Bike was a specialist sport television channel broadcasting on Sky Italia in Italy and Sky and Virgin in the United Kingdom.

Bike Channel ceased airing in September 2017.

History
The channel launched in Italy on 12 February 2013 on Sky Italia. After its successful launch in Italy, the channel began broadcasting in the United Kingdom on 10 December 2015.

In December 2016 it was announced that the channel would sponsor the new  cycling team for the 2017 season, with the channel broadcasting documentaries and "behind-the-scenes" content about the team.

Programming

Magazine programmes and highlights
 Bicycle Diaries
 Bike at Mount Ventoux
 Footprints on the Ridge
 Italian Masters
 Incycle
 Freewheels
 Milan–San Remo road cycling
 Triathlon
 Il Lombardia
 The Book of Cross
 Cycling with Filippa
 UCI Supercross BMX Racing

Live coverage
The announcement of the channel's UK launch included details of the races the station would cover live, which included the Tour de Suisse, the Tour de Romandie and Gent–Wevelgem.
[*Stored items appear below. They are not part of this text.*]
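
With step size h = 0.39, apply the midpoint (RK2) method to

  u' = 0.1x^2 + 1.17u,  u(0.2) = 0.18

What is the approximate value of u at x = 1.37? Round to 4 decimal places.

Midpoint: k1 = f(x_n, u_n); k2 = f(x_n + h/2, u_n + (h/2)·k1); u_{n+1} = u_n + h·k2.
x=0.200000, u=0.180000:
  k1 = f(0.200000, 0.180000) = 0.214600
  k2 = f(0.395000, 0.221847) = 0.275163
  u ← 0.180000 + 0.39·0.275163 = 0.287314
x=0.590000, u=0.287314:
  k1 = f(0.590000, 0.287314) = 0.370967
  k2 = f(0.785000, 0.359652) = 0.482416
  u ← 0.287314 + 0.39·0.482416 = 0.475456
x=0.980000, u=0.475456:
  k1 = f(0.980000, 0.475456) = 0.652323
  k2 = f(1.175000, 0.602659) = 0.843173
  u ← 0.475456 + 0.39·0.843173 = 0.804294
u(1.37) ≈ 0.8043

0.8043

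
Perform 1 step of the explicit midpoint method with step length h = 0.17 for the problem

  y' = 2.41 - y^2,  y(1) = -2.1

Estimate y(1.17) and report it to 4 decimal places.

-2.5663

Midpoint: k1 = f(x_n, y_n); k2 = f(x_n + h/2, y_n + (h/2)·k1); y_{n+1} = y_n + h·k2.
x=1.000000, y=-2.100000:
  k1 = f(1.000000, -2.100000) = -2.000000
  k2 = f(1.085000, -2.270000) = -2.742900
  y ← -2.100000 + 0.17·(-2.742900) = -2.566293
y(1.17) ≈ -2.5663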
Other races broadcast on the channel include Dwars door Vlaanderen, the Vuelta a Burgos, the Tour of Utah, the Giro del Trentino, Brabantse Pijl, Scheldeprijs, Omloop Het Nieuwsblad, the Tour des Fjords and the Brussels Cycling Classic. In July 2016 it was announced that BIKE would air live coverage of the 2016 Tour of Britain that September.